Border security officers are trying to track down 36 asylum seekers who missed a cut-off date to seek protection in Australia.
Dozens of asylum seekers are being hunted by authorities after missing a deadline to claim protection in Australia.
The federal government last year gave roughly 7000 asylum seekers who arrived by boat a non-negotiable October 1 deadline to "lodge it or leave".
Just 71 people failed to apply for temporary protection or safe haven visas by the cut-off date, a Senate committee was told on Monday.
Twenty of these asylum seekers have since left Australia, with all but one departing voluntarily.
Another individual has unique circumstances which require further assessment, senators were told.
Seven months on, Australian Border Force officials are still trying to track down 36 people who failed to lodge applications.

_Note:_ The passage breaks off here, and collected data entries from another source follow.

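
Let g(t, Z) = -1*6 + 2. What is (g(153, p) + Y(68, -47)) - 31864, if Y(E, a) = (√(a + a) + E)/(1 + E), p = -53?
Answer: -2198824/69 + I*√94/69 ≈ -31867.0 + 0.14051*I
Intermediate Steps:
Y(E, a) = (E + √2*√a)/(1 + E) (Y(E, a) = (√(2*a) + E)/(1 + E) = (√2*√a + E)/(1 + E) = (E + √2*√a)/(1 + E))
g(t, Z) = -4 (g(t, Z) = -6 + 2 = -4)
(g(153, p) + Y(68, -47)) - 31864 = (-4 + (68 + √2*√(-47))/(1 + 68)) - 31864 = (-4 + (68 + √2*(I*√47))/69) - 31864 = (-4 + (68 + I*√94)/69) - 31864 = (-4 + (68/69 + I*√94/69)) - 31864 = (-208/69 + I*√94/69) - 31864 = -2198824/69 + I*√94/69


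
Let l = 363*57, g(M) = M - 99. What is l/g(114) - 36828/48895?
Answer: 1225617/889 ≈ 1378.6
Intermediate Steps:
g(M) = -99 + M
l = 20691
l/g(114) - 36828/48895 = 20691/(-99 + 114) - 36828/48895 = 20691/15 - 36828*1/48895 = 20691*(1/15) - 3348/4445 = 6897/5 - 3348/4445 = 1225617/889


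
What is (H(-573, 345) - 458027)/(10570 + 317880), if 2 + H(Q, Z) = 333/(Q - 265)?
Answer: -76765727/55048220 ≈ -1.3945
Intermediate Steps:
H(Q, Z) = -2 + 333/(-265 + Q) (H(Q, Z) = -2 + 333/(Q - 265) = -2 + 333/(-265 + Q))
(H(-573, 345) - 458027)/(10570 + 317880) = ((863 - 2*(-573))/(-265 - 573) - 458027)/(10570 + 317880) = ((863 + 1146)/(-838) - 458027)/328450 = (-1/838*2009 - 458027)*(1/328450) = (-2009/838 - 458027)*(1/328450) = -383828635/838*1/328450 = -76765727/55048220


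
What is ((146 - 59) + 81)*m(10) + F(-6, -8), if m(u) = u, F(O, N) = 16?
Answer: 1696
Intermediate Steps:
((146 - 59) + 81)*m(10) + F(-6, -8) = ((146 - 59) + 81)*10 + 16 = (87 + 81)*10 + 16 = 168*10 + 16 = 1680 + 16 = 1696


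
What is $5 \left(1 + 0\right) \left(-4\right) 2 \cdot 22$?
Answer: $-880$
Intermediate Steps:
$5 \left(1 + 0\right) \left(-4\right) 2 \cdot 22 = 5 \cdot 1 \left(-4\right) 2 \cdot 22 = 5 \left(\left(-4\right) 2\right) 22 = 5 \left(-8\right) 22 = \left(-40\right) 22 = -880$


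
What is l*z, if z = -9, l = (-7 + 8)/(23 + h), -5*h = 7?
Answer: -5/12 ≈ -0.41667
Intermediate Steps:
h = -7/5 (h = -⅕*7 = -7/5 ≈ -1.4000)
l = 5/108 (l = (-7 + 8)/(23 - 7/5) = 1/(108/5) = 1*(5/108) = 5/108 ≈ 0.046296)
l*z = (5/108)*(-9) = -5/12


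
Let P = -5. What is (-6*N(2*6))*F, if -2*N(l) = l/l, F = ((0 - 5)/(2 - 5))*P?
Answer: -25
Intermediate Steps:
F = -25/3 (F = ((0 - 5)/(2 - 5))*(-5) = -5/(-3)*(-5) = -5*(-⅓)*(-5) = (5/3)*(-5) = -25/3 ≈ -8.3333)
N(l) = -½ (N(l) = -l/(2*l) = -½*1 = -½)
(-6*N(2*6))*F = -6*(-½)*(-25/3) = 3*(-25/3) = -25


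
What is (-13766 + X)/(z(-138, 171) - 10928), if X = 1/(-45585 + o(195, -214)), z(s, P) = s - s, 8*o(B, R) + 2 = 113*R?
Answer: 669137729/531188224 ≈ 1.2597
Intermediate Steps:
o(B, R) = -¼ + 113*R/8 (o(B, R) = -¼ + (113*R)/8 = -¼ + 113*R/8)
z(s, P) = 0
X = -1/48608 (X = 1/(-45585 + (-¼ + (113/8)*(-214))) = 1/(-45585 + (-¼ - 12091/4)) = 1/(-45585 - 3023) = 1/(-48608) = -1/48608 ≈ -2.0573e-5)
(-13766 + X)/(z(-138, 171) - 10928) = (-13766 - 1/48608)/(0 - 10928) = -669137729/48608/(-10928) = -669137729/48608*(-1/10928) = 669137729/531188224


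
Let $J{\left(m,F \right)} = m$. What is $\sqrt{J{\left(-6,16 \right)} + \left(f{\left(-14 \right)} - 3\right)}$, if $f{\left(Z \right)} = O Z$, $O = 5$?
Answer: $i \sqrt{79} \approx 8.8882 i$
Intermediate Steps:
$f{\left(Z \right)} = 5 Z$
$\sqrt{J{\left(-6,16 \right)} + \left(f{\left(-14 \right)} - 3\right)} = \sqrt{-6 + \left(5 \left(-14\right) - 3\right)} = \sqrt{-6 - 73} = \sqrt{-79} = i \sqrt{79}$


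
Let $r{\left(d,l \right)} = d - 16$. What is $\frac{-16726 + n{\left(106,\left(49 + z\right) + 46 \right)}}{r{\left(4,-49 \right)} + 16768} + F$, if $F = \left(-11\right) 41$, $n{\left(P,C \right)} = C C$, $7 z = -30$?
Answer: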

"The remainder (14) are in immigration detention pending removal or are in correctional facilities having been charged or convicted of a criminal offence," a Home Affairs officer said.
Announcing the cut-off date in May last year, Home Affairs Minister Peter Dutton declared "fake refugees" were bleeding Australian taxpayers of hundreds of millions of dollars in annual welfare payments.
The government was also concerned some of the cohort had lived in the community for several years without a deep analysis of their backgrounds.
Mr Dutton indicated his department would deal swiftly with those who did not meet the deadline, considering it an indication the person no longer intended to seek protection in Australia.
The so-called "legacy caseload" refers to roughly 30,500 asylum seekers who arrived by sea between late 2012 and early 2014, roughly 23,000 of whom had already applied for protection when the deadline was announced.